The rotation in the Trump era's big losers has been extreme…
Four very promising vaccine studies have recently been published and several hundred are in line. At the same time, the United States has finally seemed to be able to decide that Biden won the US presidential election.
… since news of Biden's victory and several positive vaccine results have been published.
Four very promising vaccine studies have recently been published and several hundred are in line. At the same time, the United States has finally seemed to be able to decide that Biden won the US presidential election. Following these announcements, the stock markets have rushed to new all-time highs, while the shutdowns of many countries to prevent the spread of Covid are more far-reaching than at the peak in April. How to think about different industries and asset classes when the whole sea is storming? In my role as portfolio manager, I spend my days outlining what are actually fundamentally motivated movements and more reflexive and short-term reactions. In short, I believe that the rotations and directions we have seen over the past month will soon be turned upside down, even if there is no exact reversal. In any case, I believe that one should be prepared for continued rapid movements in the elephants' attempts to position themselves for a new future with Biden, vaccines and viruses.
The biggest loser in recent years, the energy sector, ie oil companies, has been extremely strong in the US over the past month, ie since the first vaccine news was published. Another winning sector in November is banking and finance, which is also one of the losers of recent years, alongside communications and real estate. Perhaps Biden's increasingly secure victory over Trump has also contributed to the rotation.
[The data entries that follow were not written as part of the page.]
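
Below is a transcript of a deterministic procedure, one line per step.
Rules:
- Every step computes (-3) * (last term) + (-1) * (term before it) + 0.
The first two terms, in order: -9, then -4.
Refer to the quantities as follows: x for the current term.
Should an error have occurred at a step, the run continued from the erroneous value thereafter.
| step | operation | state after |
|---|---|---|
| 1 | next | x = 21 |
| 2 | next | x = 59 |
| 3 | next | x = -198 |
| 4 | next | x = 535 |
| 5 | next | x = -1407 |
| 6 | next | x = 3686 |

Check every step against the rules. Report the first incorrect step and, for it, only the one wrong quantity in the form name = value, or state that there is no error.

step 2, x = -59

Step 1: x = -3*(-4) + (-1)*(-9) + (0) = 21 — matches.
Step 2: x = -3*(21) + (-1)*(-4) + (0) = -59 — the entry is off here.
First deviation found at step 2; the corrected entry is x = -59.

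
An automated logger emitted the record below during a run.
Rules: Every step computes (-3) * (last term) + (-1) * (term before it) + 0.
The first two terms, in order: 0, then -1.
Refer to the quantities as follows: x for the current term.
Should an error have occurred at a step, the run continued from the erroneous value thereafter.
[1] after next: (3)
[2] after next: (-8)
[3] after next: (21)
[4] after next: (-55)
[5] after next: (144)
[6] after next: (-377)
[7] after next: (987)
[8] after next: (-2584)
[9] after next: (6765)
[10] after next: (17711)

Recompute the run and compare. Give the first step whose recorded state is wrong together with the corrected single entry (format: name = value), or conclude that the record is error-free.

step 10, x = -17711

Step 1: x = -3*(-1) + (-1)*(0) + (0) = 3 — consistent with the record.
Step 2: x = -3*(3) + (-1)*(-1) + (0) = -8 — checks out.
Step 3: x = -3*(-8) + (-1)*(3) + (0) = 21 — checks out.
Step 4: x = -3*(21) + (-1)*(-8) + (0) = -55 — matches.
Step 5: x = -3*(-55) + (-1)*(21) + (0) = 144 — exactly as logged.
Step 6: x = -3*(144) + (-1)*(-55) + (0) = -377 — exactly as logged.
Step 7: x = -3*(-377) + (-1)*(144) + (0) = 987 — consistent with the record.
Step 8: x = -3*(987) + (-1)*(-377) + (0) = -2584 — in agreement.
Step 9: x = -3*(-2584) + (-1)*(987) + (0) = 6765 — verified.
Step 10: x = -3*(6765) + (-1)*(-2584) + (0) = -17711 — the recorded entry deviates here.
That makes step 10 the first incorrect line — x = -17711 is what it should show.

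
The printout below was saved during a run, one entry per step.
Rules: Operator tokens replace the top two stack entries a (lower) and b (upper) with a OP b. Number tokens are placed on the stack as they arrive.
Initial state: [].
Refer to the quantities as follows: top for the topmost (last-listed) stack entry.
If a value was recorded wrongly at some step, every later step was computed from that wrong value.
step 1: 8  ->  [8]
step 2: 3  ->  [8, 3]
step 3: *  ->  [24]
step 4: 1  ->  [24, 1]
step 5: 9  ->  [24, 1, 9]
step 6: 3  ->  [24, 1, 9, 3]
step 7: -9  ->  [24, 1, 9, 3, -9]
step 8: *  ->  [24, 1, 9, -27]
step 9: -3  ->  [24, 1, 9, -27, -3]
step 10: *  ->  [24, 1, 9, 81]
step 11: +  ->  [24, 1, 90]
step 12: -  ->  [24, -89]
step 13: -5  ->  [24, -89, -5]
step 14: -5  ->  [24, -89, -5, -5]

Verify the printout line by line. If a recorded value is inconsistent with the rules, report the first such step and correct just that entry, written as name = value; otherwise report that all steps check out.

no error

Step 1: push 8: top = 8 — in agreement.
Step 2: push 3: top = 3 — in agreement.
Step 3: 8 * 3 = 24 — checks out.
Step 4: push 1: top = 1 — no discrepancy.
Step 5: push 9: top = 9 — agrees with the printout.
Step 6: push 3: top = 3 — exactly as logged.
Step 7: push -9: top = -9 — in agreement.
Step 8: 3 * -9 = -27 — no discrepancy.
Step 9: push -3: top = -3 — no discrepancy.
Step 10: -27 * -3 = 81 — exactly as logged.
Step 11: 9 + 81 = 90 — matches.
Step 12: 1 - 90 = -89 — exactly as logged.
Step 13: push -5: top = -5 — agrees with the printout.
Step 14: push -5: top = -5 — consistent with the printout.
The recomputation confirms every line.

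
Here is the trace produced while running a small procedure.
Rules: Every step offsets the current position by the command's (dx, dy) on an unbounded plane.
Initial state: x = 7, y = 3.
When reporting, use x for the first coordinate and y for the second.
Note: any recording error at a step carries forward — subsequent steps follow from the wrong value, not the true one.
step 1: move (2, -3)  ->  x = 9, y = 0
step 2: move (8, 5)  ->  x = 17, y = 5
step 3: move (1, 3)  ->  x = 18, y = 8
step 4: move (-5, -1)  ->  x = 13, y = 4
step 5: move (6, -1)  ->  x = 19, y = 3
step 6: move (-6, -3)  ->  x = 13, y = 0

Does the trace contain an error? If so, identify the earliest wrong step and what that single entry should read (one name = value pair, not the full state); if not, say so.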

Technology stocks, the healthcare sector and utilities (electricity & water) are at the bottom in the last month, and it is mainly the technology sector that has emerged as a total unthreatened winner over five years, with healthcare as a relatively distant second. Over ten years, however, it is fairly even between technology and healthcare at the top. And even there, the big losers are called oil, communications and real estate.
The developments of the last month, with an upturn in economically sensitive sectors and Fly Away shares, feels like an extreme outcome due to a mostly only seemingly changed game plan. Biden is not that different, and the results of the vaccine studies do not matter that much. No, the long trends continue to speak for technology stocks and healthcare. It is semiconductors and software, as well as what can be done with technology in the form of, for example, social media and online entertainment, that drive the economy forward. In addition, we are getting older and have an increased need for care for a longer period of time, at the same time as government funding of care is facilitated by progressive ideas such as Modern Monetary Theory MMT.
The reflex reaction is probably largely over, and then the oil companies can once again start praising concerns about the sustainability of the economy and the oil price. Ordinary banks could then fall back again due to future credit losses in the wake of continued Covid problems and a constant erosion of profitability due to innovative fintech companies and thin interest rate spreads.
If you look a little more closely at different industries and segments, the falling gold price (and also Bitcoin, but to a somewhat less worrying extent the silver price) has dragged the previous winners among gold mines straight down in recent months. The gold mines are still extremely profitable even at today's gold price level of 1800 USD / oz, and technically the gold price seems to bottom out here. Gold and gold mines could have many years of strong tailwinds ahead of them in the form of QE and MMT, which are driving the increase in the money supply. The post-Covid winners extraordinaire, green energy and semiconductors, admittedly also have the future ahead of them, but the upward movement since the end of March is too extreme for my simple taste, so I dare to believe in a big technical setback there soon. A bit like Bitcoin.
Summarizing the thoughts above, I shall take a closer look at buying gold mines, defense companies like Raytheon, Huntington and Northrop as well as cryptocurrencies like Bitcoin and Ether. I intend to finance the purchases with shortfalls in banking, oil and aviation, all of which could be both short-term and long-term losers from here. Health care also attracts a little on the buying side, but right now it looks like the prices "want" a little further down first.